Plaintiffs contend that the contract at issue is not "commercial" in nature and not within the reach of the Commerce Clause because it is a contract for the provision of insurance. Pls.' Remand Br. at 9-10 (citing United States v. S.-Eastern Underwriters Ass'n, 322 U.S. 533, 546-47 (1944)). In fact, South-Eastern Underwriters Association recognized that "[t]he modern insurance business holds a commanding position in the trade and commerce of our Nation ..., it has become one of the largest and most important branches of commerce." Id. at 539-40. Plaintiffs correctly cite Supreme Court precedent as stating that "a contract of insurance, considered as a thing apart from negotiation and execution, does not itself constitute interstate commerce." Id. at 546-47. However, it counsels that "it does not follow from this that the Court is powerless to examine the entire transaction, of which that contract is but a part, in order to determine whether there may be a chain of events which becomes interstate commerce." Id. at 547. Moreover, while Plaintiffs cite a 1968 District of Nebraska case to support the position that the FAA does not apply to insurance contracts, see Booth v. Seaboard Fire Marine Insurance Co., 285 F. Supp. 920, 925 (D. Neb. 1968), rev'd on other grounds, 431 F.2d 212 (8th Cir. 1970), the FAA has since been so applied. See Conn. Gen. Life Ins. Co. v. Sun Life Assurance. Co. of Canada, 210 F.3d 771, 774 (7th Cir. 2000) (applying FAA to dispute over reinsurance contracts); DiMercurio v. Sphere Drake Ins., PLC, 202 F.3d 71 (1st Cir. 2000) (holding that Convention is not precluded from applying to dispute over arbitration clause contained in insurance policy); In re U.S. Lines, Inc., 197 F.3d 631, 639 (2d Cir. 1999), cert denied sub nom., American S.S. Owners Mut. Prot. and Indemn. Ass'n, v. U.S. Lines, Inc., 529 U.S. 1038 (2000) (discussing Convention's applicability to arbitration clauses contained in insurance contracts).
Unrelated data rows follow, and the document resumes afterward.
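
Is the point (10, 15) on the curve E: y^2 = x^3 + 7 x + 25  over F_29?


Check whether y^2 = x^3 + 7 x + 25 (mod 29) for (x, y) = (10, 15).
LHS: y^2 = 15^2 mod 29 = 22
RHS: x^3 + 7 x + 25 = 10^3 + 7*10 + 25 mod 29 = 22
LHS = RHS

Yes, on the curve


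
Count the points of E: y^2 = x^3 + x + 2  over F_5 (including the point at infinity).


For each x in F_5, count y with y^2 = x^3 + 1 x + 2 mod 5:
  x = 1: RHS = 4, y in [2, 3]  -> 2 point(s)
  x = 4: RHS = 0, y in [0]  -> 1 point(s)
Affine points: 3. Add the point at infinity: total = 4.

#E(F_5) = 4


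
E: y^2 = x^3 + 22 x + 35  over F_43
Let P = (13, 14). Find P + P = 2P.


Doubling: s = (3 x1^2 + a) / (2 y1)
s = (3*13^2 + 22) / (2*14) mod 43 = 2
x3 = s^2 - 2 x1 mod 43 = 2^2 - 2*13 = 21
y3 = s (x1 - x3) - y1 mod 43 = 2 * (13 - 21) - 14 = 13

2P = (21, 13)


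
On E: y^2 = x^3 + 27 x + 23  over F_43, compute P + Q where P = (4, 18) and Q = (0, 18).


P != Q, so use the chord formula.
s = (y2 - y1) / (x2 - x1) = (0) / (39) mod 43 = 0
x3 = s^2 - x1 - x2 mod 43 = 0^2 - 4 - 0 = 39
y3 = s (x1 - x3) - y1 mod 43 = 0 * (4 - 39) - 18 = 25

P + Q = (39, 25)


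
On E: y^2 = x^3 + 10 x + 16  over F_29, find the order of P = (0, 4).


Compute successive multiples of P until we hit O:
  1P = (0, 4)
  2P = (7, 9)
  3P = (16, 26)
  4P = (9, 9)
  5P = (11, 6)
  6P = (13, 20)
  7P = (17, 13)
  8P = (18, 24)
  ... (continuing to 34P)
  34P = O

ord(P) = 34


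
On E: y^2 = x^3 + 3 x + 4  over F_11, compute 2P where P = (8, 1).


k = 2 = 10_2 (binary, LSB first: 01)
Double-and-add from P = (8, 1):
  bit 0 = 0: acc unchanged = O
  bit 1 = 1: acc = O + (0, 9) = (0, 9)

2P = (0, 9)


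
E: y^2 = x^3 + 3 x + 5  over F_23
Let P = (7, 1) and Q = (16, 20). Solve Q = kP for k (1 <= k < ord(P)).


Enumerate multiples of P until we hit Q = (16, 20):
  1P = (7, 1)
  2P = (22, 1)
  3P = (17, 22)
  4P = (11, 9)
  5P = (9, 18)
  6P = (16, 3)
  7P = (8, 9)
  8P = (3, 8)
  9P = (6, 3)
  10P = (14, 13)
  11P = (4, 14)
  12P = (18, 16)
  13P = (1, 3)
  14P = (10, 0)
  15P = (1, 20)
  16P = (18, 7)
  17P = (4, 9)
  18P = (14, 10)
  19P = (6, 20)
  20P = (3, 15)
  21P = (8, 14)
  22P = (16, 20)
Match found at i = 22.

k = 22


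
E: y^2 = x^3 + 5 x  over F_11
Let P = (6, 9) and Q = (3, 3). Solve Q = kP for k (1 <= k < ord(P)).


Enumerate multiples of P until we hit Q = (3, 3):
  1P = (6, 9)
  2P = (3, 8)
  3P = (7, 9)
  4P = (9, 2)
  5P = (10, 4)
  6P = (0, 0)
  7P = (10, 7)
  8P = (9, 9)
  9P = (7, 2)
  10P = (3, 3)
Match found at i = 10.

k = 10


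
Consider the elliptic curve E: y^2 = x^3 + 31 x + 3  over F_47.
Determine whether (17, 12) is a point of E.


Check whether y^2 = x^3 + 31 x + 3 (mod 47) for (x, y) = (17, 12).
LHS: y^2 = 12^2 mod 47 = 3
RHS: x^3 + 31 x + 3 = 17^3 + 31*17 + 3 mod 47 = 38
LHS != RHS

No, not on the curve


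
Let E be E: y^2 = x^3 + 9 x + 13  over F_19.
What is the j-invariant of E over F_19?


Delta = -16(4 a^3 + 27 b^2) mod 19 = 17
-1728 * (4 a)^3 = -1728 * (4*9)^3 mod 19 = 11
j = 11 * 17^(-1) mod 19 = 4

j = 4 (mod 19)


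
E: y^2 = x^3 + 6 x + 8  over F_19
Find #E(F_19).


For each x in F_19, count y with y^2 = x^3 + 6 x + 8 mod 19:
  x = 2: RHS = 9, y in [3, 16]  -> 2 point(s)
  x = 4: RHS = 1, y in [1, 18]  -> 2 point(s)
  x = 5: RHS = 11, y in [7, 12]  -> 2 point(s)
  x = 8: RHS = 17, y in [6, 13]  -> 2 point(s)
  x = 10: RHS = 4, y in [2, 17]  -> 2 point(s)
  x = 14: RHS = 5, y in [9, 10]  -> 2 point(s)
  x = 16: RHS = 1, y in [1, 18]  -> 2 point(s)
  x = 17: RHS = 7, y in [8, 11]  -> 2 point(s)
  x = 18: RHS = 1, y in [1, 18]  -> 2 point(s)
Affine points: 18. Add the point at infinity: total = 19.

#E(F_19) = 19


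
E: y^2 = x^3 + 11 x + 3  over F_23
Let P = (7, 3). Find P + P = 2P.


Doubling: s = (3 x1^2 + a) / (2 y1)
s = (3*7^2 + 11) / (2*3) mod 23 = 11
x3 = s^2 - 2 x1 mod 23 = 11^2 - 2*7 = 15
y3 = s (x1 - x3) - y1 mod 23 = 11 * (7 - 15) - 3 = 1

2P = (15, 1)


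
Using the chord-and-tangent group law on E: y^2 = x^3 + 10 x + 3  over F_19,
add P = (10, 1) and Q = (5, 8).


P != Q, so use the chord formula.
s = (y2 - y1) / (x2 - x1) = (7) / (14) mod 19 = 10
x3 = s^2 - x1 - x2 mod 19 = 10^2 - 10 - 5 = 9
y3 = s (x1 - x3) - y1 mod 19 = 10 * (10 - 9) - 1 = 9

P + Q = (9, 9)


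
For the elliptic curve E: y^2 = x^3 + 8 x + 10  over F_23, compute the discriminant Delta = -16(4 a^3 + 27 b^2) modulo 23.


4 a^3 + 27 b^2 = 4*8^3 + 27*10^2 = 2048 + 2700 = 4748
Delta = -16 * (4748) = -75968
Delta mod 23 = 1

Delta = 1 (mod 23)


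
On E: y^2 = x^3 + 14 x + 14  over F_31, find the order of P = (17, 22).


Compute successive multiples of P until we hit O:
  1P = (17, 22)
  2P = (29, 28)
  3P = (24, 21)
  4P = (9, 30)
  5P = (6, 29)
  6P = (2, 22)
  7P = (12, 9)
  8P = (10, 21)
  ... (continuing to 37P)
  37P = O

ord(P) = 37


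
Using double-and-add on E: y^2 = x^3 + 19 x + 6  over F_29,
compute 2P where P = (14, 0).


k = 2 = 10_2 (binary, LSB first: 01)
Double-and-add from P = (14, 0):
  bit 0 = 0: acc unchanged = O
  bit 1 = 1: acc = O + O = O

2P = O


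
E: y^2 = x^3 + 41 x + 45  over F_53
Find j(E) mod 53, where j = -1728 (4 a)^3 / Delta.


Delta = -16(4 a^3 + 27 b^2) mod 53 = 52
-1728 * (4 a)^3 = -1728 * (4*41)^3 mod 53 = 28
j = 28 * 52^(-1) mod 53 = 25

j = 25 (mod 53)


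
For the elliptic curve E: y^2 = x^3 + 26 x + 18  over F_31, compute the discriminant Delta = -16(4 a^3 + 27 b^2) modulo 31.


4 a^3 + 27 b^2 = 4*26^3 + 27*18^2 = 70304 + 8748 = 79052
Delta = -16 * (79052) = -1264832
Delta mod 31 = 30

Delta = 30 (mod 31)


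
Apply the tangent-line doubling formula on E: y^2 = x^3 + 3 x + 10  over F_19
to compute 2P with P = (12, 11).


Doubling: s = (3 x1^2 + a) / (2 y1)
s = (3*12^2 + 3) / (2*11) mod 19 = 12
x3 = s^2 - 2 x1 mod 19 = 12^2 - 2*12 = 6
y3 = s (x1 - x3) - y1 mod 19 = 12 * (12 - 6) - 11 = 4

2P = (6, 4)


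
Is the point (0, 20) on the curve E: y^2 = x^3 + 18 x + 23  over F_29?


Check whether y^2 = x^3 + 18 x + 23 (mod 29) for (x, y) = (0, 20).
LHS: y^2 = 20^2 mod 29 = 23
RHS: x^3 + 18 x + 23 = 0^3 + 18*0 + 23 mod 29 = 23
LHS = RHS

Yes, on the curve


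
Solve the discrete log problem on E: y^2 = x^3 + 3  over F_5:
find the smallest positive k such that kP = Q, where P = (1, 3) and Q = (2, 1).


Enumerate multiples of P until we hit Q = (2, 1):
  1P = (1, 3)
  2P = (2, 4)
  3P = (3, 0)
  4P = (2, 1)
Match found at i = 4.

k = 4


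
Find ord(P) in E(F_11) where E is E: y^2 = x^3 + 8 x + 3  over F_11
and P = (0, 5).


Compute successive multiples of P until we hit O:
  1P = (0, 5)
  2P = (9, 1)
  3P = (6, 5)
  4P = (5, 6)
  5P = (10, 4)
  6P = (2, 4)
  7P = (1, 1)
  8P = (4, 0)
  ... (continuing to 16P)
  16P = O

ord(P) = 16


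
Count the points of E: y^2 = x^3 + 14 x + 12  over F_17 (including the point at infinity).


For each x in F_17, count y with y^2 = x^3 + 14 x + 12 mod 17:
  x = 3: RHS = 13, y in [8, 9]  -> 2 point(s)
  x = 4: RHS = 13, y in [8, 9]  -> 2 point(s)
  x = 9: RHS = 0, y in [0]  -> 1 point(s)
  x = 10: RHS = 13, y in [8, 9]  -> 2 point(s)
  x = 11: RHS = 1, y in [1, 16]  -> 2 point(s)
  x = 12: RHS = 4, y in [2, 15]  -> 2 point(s)
Affine points: 11. Add the point at infinity: total = 12.

#E(F_17) = 12


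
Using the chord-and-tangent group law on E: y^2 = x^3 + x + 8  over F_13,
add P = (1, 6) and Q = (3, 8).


P != Q, so use the chord formula.
s = (y2 - y1) / (x2 - x1) = (2) / (2) mod 13 = 1
x3 = s^2 - x1 - x2 mod 13 = 1^2 - 1 - 3 = 10
y3 = s (x1 - x3) - y1 mod 13 = 1 * (1 - 10) - 6 = 11

P + Q = (10, 11)


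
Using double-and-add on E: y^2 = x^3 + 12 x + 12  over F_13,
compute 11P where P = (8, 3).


k = 11 = 1011_2 (binary, LSB first: 1101)
Double-and-add from P = (8, 3):
  bit 0 = 1: acc = O + (8, 3) = (8, 3)
  bit 1 = 1: acc = (8, 3) + (9, 2) = (10, 12)
  bit 2 = 0: acc unchanged = (10, 12)
  bit 3 = 1: acc = (10, 12) + (1, 5) = (1, 8)

11P = (1, 8)


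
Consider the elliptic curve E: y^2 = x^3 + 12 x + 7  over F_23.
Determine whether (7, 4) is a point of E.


Check whether y^2 = x^3 + 12 x + 7 (mod 23) for (x, y) = (7, 4).
LHS: y^2 = 4^2 mod 23 = 16
RHS: x^3 + 12 x + 7 = 7^3 + 12*7 + 7 mod 23 = 20
LHS != RHS

No, not on the curve


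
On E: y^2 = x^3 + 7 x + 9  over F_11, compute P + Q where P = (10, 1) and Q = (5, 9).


P != Q, so use the chord formula.
s = (y2 - y1) / (x2 - x1) = (8) / (6) mod 11 = 5
x3 = s^2 - x1 - x2 mod 11 = 5^2 - 10 - 5 = 10
y3 = s (x1 - x3) - y1 mod 11 = 5 * (10 - 10) - 1 = 10

P + Q = (10, 10)


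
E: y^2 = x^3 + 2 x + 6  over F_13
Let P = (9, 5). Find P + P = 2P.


Doubling: s = (3 x1^2 + a) / (2 y1)
s = (3*9^2 + 2) / (2*5) mod 13 = 5
x3 = s^2 - 2 x1 mod 13 = 5^2 - 2*9 = 7
y3 = s (x1 - x3) - y1 mod 13 = 5 * (9 - 7) - 5 = 5

2P = (7, 5)


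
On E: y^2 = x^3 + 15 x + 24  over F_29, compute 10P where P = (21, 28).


k = 10 = 1010_2 (binary, LSB first: 0101)
Double-and-add from P = (21, 28):
  bit 0 = 0: acc unchanged = O
  bit 1 = 1: acc = O + (20, 28) = (20, 28)
  bit 2 = 0: acc unchanged = (20, 28)
  bit 3 = 1: acc = (20, 28) + (3, 3) = (19, 11)

10P = (19, 11)


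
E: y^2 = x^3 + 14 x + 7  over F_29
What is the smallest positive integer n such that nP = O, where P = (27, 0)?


Compute successive multiples of P until we hit O:
  1P = (27, 0)
  2P = O

ord(P) = 2


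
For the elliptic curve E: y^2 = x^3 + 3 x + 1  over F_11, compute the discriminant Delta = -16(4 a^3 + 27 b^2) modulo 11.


4 a^3 + 27 b^2 = 4*3^3 + 27*1^2 = 108 + 27 = 135
Delta = -16 * (135) = -2160
Delta mod 11 = 7

Delta = 7 (mod 11)


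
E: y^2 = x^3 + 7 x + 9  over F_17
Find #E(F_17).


For each x in F_17, count y with y^2 = x^3 + 7 x + 9 mod 17:
  x = 0: RHS = 9, y in [3, 14]  -> 2 point(s)
  x = 1: RHS = 0, y in [0]  -> 1 point(s)
  x = 4: RHS = 16, y in [4, 13]  -> 2 point(s)
  x = 5: RHS = 16, y in [4, 13]  -> 2 point(s)
  x = 8: RHS = 16, y in [4, 13]  -> 2 point(s)
  x = 9: RHS = 2, y in [6, 11]  -> 2 point(s)
  x = 10: RHS = 8, y in [5, 12]  -> 2 point(s)
  x = 12: RHS = 2, y in [6, 11]  -> 2 point(s)
  x = 13: RHS = 2, y in [6, 11]  -> 2 point(s)
  x = 15: RHS = 4, y in [2, 15]  -> 2 point(s)
  x = 16: RHS = 1, y in [1, 16]  -> 2 point(s)
Affine points: 21. Add the point at infinity: total = 22.

#E(F_17) = 22


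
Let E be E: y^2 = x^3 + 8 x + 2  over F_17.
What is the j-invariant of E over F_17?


Delta = -16(4 a^3 + 27 b^2) mod 17 = 14
-1728 * (4 a)^3 = -1728 * (4*8)^3 mod 17 = 3
j = 3 * 14^(-1) mod 17 = 16

j = 16 (mod 17)


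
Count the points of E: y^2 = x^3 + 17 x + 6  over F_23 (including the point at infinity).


For each x in F_23, count y with y^2 = x^3 + 17 x + 6 mod 23:
  x = 0: RHS = 6, y in [11, 12]  -> 2 point(s)
  x = 1: RHS = 1, y in [1, 22]  -> 2 point(s)
  x = 2: RHS = 2, y in [5, 18]  -> 2 point(s)
  x = 4: RHS = 0, y in [0]  -> 1 point(s)
  x = 5: RHS = 9, y in [3, 20]  -> 2 point(s)
  x = 6: RHS = 2, y in [5, 18]  -> 2 point(s)
  x = 7: RHS = 8, y in [10, 13]  -> 2 point(s)
  x = 10: RHS = 3, y in [7, 16]  -> 2 point(s)
  x = 11: RHS = 6, y in [11, 12]  -> 2 point(s)
  x = 12: RHS = 6, y in [11, 12]  -> 2 point(s)
  x = 13: RHS = 9, y in [3, 20]  -> 2 point(s)
  x = 15: RHS = 2, y in [5, 18]  -> 2 point(s)
  x = 16: RHS = 4, y in [2, 21]  -> 2 point(s)
  x = 18: RHS = 3, y in [7, 16]  -> 2 point(s)
  x = 19: RHS = 12, y in [9, 14]  -> 2 point(s)
Affine points: 29. Add the point at infinity: total = 30.

#E(F_23) = 30


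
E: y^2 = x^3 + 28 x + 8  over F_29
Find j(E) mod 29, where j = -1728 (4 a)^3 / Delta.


Delta = -16(4 a^3 + 27 b^2) mod 29 = 24
-1728 * (4 a)^3 = -1728 * (4*28)^3 mod 29 = 15
j = 15 * 24^(-1) mod 29 = 26

j = 26 (mod 29)


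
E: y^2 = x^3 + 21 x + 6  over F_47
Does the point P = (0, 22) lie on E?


Check whether y^2 = x^3 + 21 x + 6 (mod 47) for (x, y) = (0, 22).
LHS: y^2 = 22^2 mod 47 = 14
RHS: x^3 + 21 x + 6 = 0^3 + 21*0 + 6 mod 47 = 6
LHS != RHS

No, not on the curve


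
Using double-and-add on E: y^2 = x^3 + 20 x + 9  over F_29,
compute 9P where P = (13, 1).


k = 9 = 1001_2 (binary, LSB first: 1001)
Double-and-add from P = (13, 1):
  bit 0 = 1: acc = O + (13, 1) = (13, 1)
  bit 1 = 0: acc unchanged = (13, 1)
  bit 2 = 0: acc unchanged = (13, 1)
  bit 3 = 1: acc = (13, 1) + (7, 12) = (18, 13)

9P = (18, 13)


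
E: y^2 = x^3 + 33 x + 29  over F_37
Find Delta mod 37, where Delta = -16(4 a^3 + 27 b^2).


4 a^3 + 27 b^2 = 4*33^3 + 27*29^2 = 143748 + 22707 = 166455
Delta = -16 * (166455) = -2663280
Delta mod 37 = 17

Delta = 17 (mod 37)


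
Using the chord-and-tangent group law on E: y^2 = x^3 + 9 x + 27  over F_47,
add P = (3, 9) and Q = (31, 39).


P != Q, so use the chord formula.
s = (y2 - y1) / (x2 - x1) = (30) / (28) mod 47 = 38
x3 = s^2 - x1 - x2 mod 47 = 38^2 - 3 - 31 = 0
y3 = s (x1 - x3) - y1 mod 47 = 38 * (3 - 0) - 9 = 11

P + Q = (0, 11)


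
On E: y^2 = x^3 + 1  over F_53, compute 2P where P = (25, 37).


Doubling: s = (3 x1^2 + a) / (2 y1)
s = (3*25^2 + 0) / (2*37) mod 53 = 6
x3 = s^2 - 2 x1 mod 53 = 6^2 - 2*25 = 39
y3 = s (x1 - x3) - y1 mod 53 = 6 * (25 - 39) - 37 = 38

2P = (39, 38)


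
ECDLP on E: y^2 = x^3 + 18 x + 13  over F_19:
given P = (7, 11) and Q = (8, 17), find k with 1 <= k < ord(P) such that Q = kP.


Enumerate multiples of P until we hit Q = (8, 17):
  1P = (7, 11)
  2P = (9, 12)
  3P = (8, 17)
Match found at i = 3.

k = 3


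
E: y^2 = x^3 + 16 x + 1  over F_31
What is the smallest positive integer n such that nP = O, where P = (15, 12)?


Compute successive multiples of P until we hit O:
  1P = (15, 12)
  2P = (21, 9)
  3P = (3, 13)
  4P = (27, 20)
  5P = (17, 28)
  6P = (1, 7)
  7P = (2, 17)
  8P = (18, 13)
  ... (continuing to 31P)
  31P = O

ord(P) = 31


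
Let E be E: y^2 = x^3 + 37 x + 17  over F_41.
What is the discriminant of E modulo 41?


4 a^3 + 27 b^2 = 4*37^3 + 27*17^2 = 202612 + 7803 = 210415
Delta = -16 * (210415) = -3366640
Delta mod 41 = 34

Delta = 34 (mod 41)


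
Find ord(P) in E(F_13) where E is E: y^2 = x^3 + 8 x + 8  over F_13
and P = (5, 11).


Compute successive multiples of P until we hit O:
  1P = (5, 11)
  2P = (7, 11)
  3P = (1, 2)
  4P = (8, 5)
  5P = (4, 0)
  6P = (8, 8)
  7P = (1, 11)
  8P = (7, 2)
  ... (continuing to 10P)
  10P = O

ord(P) = 10


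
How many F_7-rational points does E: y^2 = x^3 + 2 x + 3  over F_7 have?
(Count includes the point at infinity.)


For each x in F_7, count y with y^2 = x^3 + 2 x + 3 mod 7:
  x = 2: RHS = 1, y in [1, 6]  -> 2 point(s)
  x = 3: RHS = 1, y in [1, 6]  -> 2 point(s)
  x = 6: RHS = 0, y in [0]  -> 1 point(s)
Affine points: 5. Add the point at infinity: total = 6.

#E(F_7) = 6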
We see no reason why the simple fact that the arbitration clause in question is contained in an insurance policy should preclude the application of the FAA and the Convention. Sirius (by and through IMG) offers its services nationally and has engaged in interstate commerce in forming the contractual relationship with Ogdon. Thus, we conclude that the insurance contract is a "commercial arbitral agreement" and subject to the Convention's provisions, including removal.
The Plaintiffs' other arguments in opposition to the Non-AAA Defendants reliance on the Convention are not truly jurisdictional in nature. Plaintiffs' contentions that the arbitration agreement is "inoperative" and "incapable of being performed," and that Ogdon has either waived, relinquished or forfeited his rights to arbitration are both merits-based arguments. These inquiries are plainly distinguishable from the jurisdictional issue we confront ~ i.e., did the state court action relate to a contract containing an arbitration agreement that falls under the terms of the Convention? Having answered that question in the affirmative, and there being no other objections to the removal, we DENY Plaintiffs' motion to remand this action to state court.
Conclusion
For the reasons stated herein, we hold that we have original jurisdiction over this matter, pursuant to 9 U.S.C. § 201-205, and that removal was appropriate thereunder. Plaintiffs' motion to remand this matter to state court is accordingly DENIED.